DEEL 1: SOCIALE WAARNEMING
1.1 Hoe vormen we een beeld van mensen?
Beeldvormingsproces = het beeld dat mensen zich vormen van andere
mensen
- Beeldvormingsproces is de start van meeste sociale interacties
- Door bewuste en onbewuste processen vormen mensen zich snel
een beeld beïnvloedt verdere interacties tussen mensen
- Hoe mensen reageren op iemand hangt af van het beeld dat iemand
van die persoon heeft
Eerste indruk = je vormt jezelf spontaan en op basis van een aantal
kenmerken die je waarneemt een totaalbeeld van een persoon
- Wanneer we iemand voor de eerste keer zien wordt er spontaan een
beeld geactiveerd over de groep waartoe die persoon hoort
- De stereotypen over die groep dragen dus bij aan de eerste indruk
over die persoon
1.2 De eerste indruk
Bij waarneming wordt een heel grote hoeveelheid prikkels door ons brein
gefilterd tot een aantal patronen waar we een betekenis aan toekennen
Sociale waarneming is breder
- Je vormt een percept, een zintuigelijke waarneming
- Dit wordt verder uitgewerkt zonder enige moeite
- Die uitwerking is een concept
- Conclusie: de waarneming is dus een percept en de invulling ervan
is het concept
- Bv. je ziet mooi meisje (percept), die gaat leuk en tof zijn (concept),
je gaat je best doen om hiermee bevriend te worden (gedrag)

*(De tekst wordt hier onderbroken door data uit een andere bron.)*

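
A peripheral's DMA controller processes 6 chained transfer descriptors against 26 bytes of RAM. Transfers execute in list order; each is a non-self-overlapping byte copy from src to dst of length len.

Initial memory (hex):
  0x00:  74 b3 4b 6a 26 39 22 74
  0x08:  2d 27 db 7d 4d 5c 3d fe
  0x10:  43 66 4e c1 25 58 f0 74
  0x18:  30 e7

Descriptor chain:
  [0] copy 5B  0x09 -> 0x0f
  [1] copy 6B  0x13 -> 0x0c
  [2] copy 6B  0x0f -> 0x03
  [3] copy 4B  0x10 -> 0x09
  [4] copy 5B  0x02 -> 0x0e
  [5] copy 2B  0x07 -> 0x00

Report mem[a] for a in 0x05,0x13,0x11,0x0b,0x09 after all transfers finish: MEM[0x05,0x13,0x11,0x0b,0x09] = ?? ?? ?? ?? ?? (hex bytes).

MEM[0x05,0x13,0x11,0x0b,0x09] = 30 5c 30 4d 74

D0: mem[0x0f..0x13] <- [27 db 7d 4d 5c]
D1: mem[0x0c..0x11] <- [5c 25 58 f0 74 30]
D2: mem[0x03..0x08] <- [f0 74 30 4d 5c 25]
D3: mem[0x09..0x0c] <- [74 30 4d 5c]
D4: mem[0x0e..0x12] <- [4b f0 74 30 4d]
D5: mem[0x00..0x01] <- [5c 25]
query mem[0x05]=0x30, mem[0x13]=0x5c, mem[0x11]=0x30, mem[0x0b]=0x4d, mem[0x09]=0x74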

Waarop baseren we ons voor deze eerste indruk?
Wanneer we het hebben over percept, waarneming van een persoon
kunnen we maar een aantal aspecten echt waarnemen
We baseren onze eerste indruk vooral op het visuele, het zichtbare
Dit visueel aspect bestaat uit 3 blokken:
- Het uiterlijk
- De lichaamstaal
- Het gedrag
Het uiterlijk:
Meestal het eerste wat iemand van een persoon waarneemt
Bv. haarkleur, huidskleur, kledingstijl,…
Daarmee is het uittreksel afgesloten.